In terms of nature , we would have to say that the mosquito is the most obvious form to be found. In fact, maybe Wayne, who sometimes looks at this blog and lives here, could tell us if they really do have schools where they train the mosquitoes to attack.

Much nicer to look at the wild flowers.




Occasionally, even a colorful mushroom will pop up,











These ladyslippers are the state flower for Minnesota. They list them as wild orchids.  These were just finishing their bloom around July 7th.

On Cape Cod, the ladyslippers bloom around Memorial Day.






Even wild irises can be found.










Jan and I saw many of these spider webs around the ponds.

It took a while , but a closer look will tell you that the spiders are enjoying the mosquitoes.






The ponds are also home to a number of different kinds of dragonflies.















The large state parks have a constant need to keep track of trees that might be hazardous.  But when possible they are left to help with the cycle of the woods--hosting insects and feeding the woodpeckers and other birds before they fall and create that natural mulch.








Even the butterflies are happy.












Minnesota does have lakes everywhere you turn.  There are some wonderful lakeside properties you can see right from the roads.
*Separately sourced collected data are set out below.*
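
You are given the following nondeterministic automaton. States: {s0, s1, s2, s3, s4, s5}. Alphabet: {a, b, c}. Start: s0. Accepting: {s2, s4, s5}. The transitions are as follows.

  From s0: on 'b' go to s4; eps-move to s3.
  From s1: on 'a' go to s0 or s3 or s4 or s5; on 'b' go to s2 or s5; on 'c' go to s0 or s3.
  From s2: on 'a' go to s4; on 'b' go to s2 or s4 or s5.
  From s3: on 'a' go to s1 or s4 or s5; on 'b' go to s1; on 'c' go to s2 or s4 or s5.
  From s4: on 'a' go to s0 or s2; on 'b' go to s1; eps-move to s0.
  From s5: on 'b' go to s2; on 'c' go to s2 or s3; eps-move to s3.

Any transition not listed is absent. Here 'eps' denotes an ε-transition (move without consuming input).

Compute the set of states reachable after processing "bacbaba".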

And we are sure there must be many more hidden on back roads near small and larger lakes.  Our next stop is on a Corps of Engineering campground near McGregor, Minnesota.



It is part of the Corps Mississippi Headwaters Lakes Project.  This lake would be used in the 1800's by the fur trappers to access the Mississippi River, just a mile or so away.

The sites, as usual at the Corps, are well spaced and well cared for.






Sandy Lake Post was near here for the American Fur Company.  This is still near the Mississippi Headwaters which we saw last year at Lake Itasca State Park.


By the way, that state park is over 32,000 acres and includes more than 100 lakes( of the 10,000).



Jan is checking the boat launch area.  As out-of-staters, we notice that every town here has a very prominent(or in many cases, more than one)bait shop and/or outdoor shop.  Minnesotans love their fishing.  Some of you will enjoy checking out this link to the Minnesota Fishing Guide Service to see what fish are in the lakes.
http://www.minnesotaguideservice.com/



At this point , we are south of Route 2 and take Route 210 out of McGregor to Route 35 north to Duluth and into Wisconsin.  If you go this way, be sure to look for the rest area at the top of 35 before you cross the river.  You can see Lake Superior  in the far distance, and the St. Louis River  to the right.  Across the water is Wisconsin.
If you follow us at all, you know that Jan and I like state parks, Corps of Engineer parks, national parks, and also national forest campgrounds.  Wisconsin has a number of forest campgrounds.  We usually search the reviews online and also the Dow site http://www.forestcamping.com/dow/list/nflist.htm to see if it will actually work for us.  Some campgrounds are too far for us down dirt roads and some are limited to tents or vehicles less than 20 foot length( which usually means rough roads and tree branches).  This one was great.  Two Lakes Campground in the Chequamagon National Forest.  It is listed in Drummond, Wisconsin and is on( you guessed it) two lakes , Bass Lake and Owen Lake.  This is the view from our Site # 83 on Bass Lake.

Our site is right above the "K" in Bass Lake.  The campground is busy on the weekend, but even then, there are many sites unoccupied.  Perhaps because it is remote.  The campground was about 25 miles south of Route 2 on Route 63.  Then it was about 5 miles in on a well paved road.






We had a chance to see butterflies, otter,loons,Ruffed Grouse, and, of course, mosquitoes.


Many to most of the campers here had also brought boats, canoes, and kayaks. 

One of the advantages of this area is Benoit Cheese in Ashland, Wisconsin, just off Route 2 and on the way to Two Lakes.  They specialize in Wisconsin cheese from all over the state.  We had to pickup some 10 year old cheddar, parmesan , and Raspberry Sartori.  This is a small store in the small village of Benoit. But all the locals seem to know it.  The following is a link to their website
http://www.benoitcheese.com/



Jan and I are lucky that our last night at Two Lakes is also the full moon.  A beautiful view right from our campsite.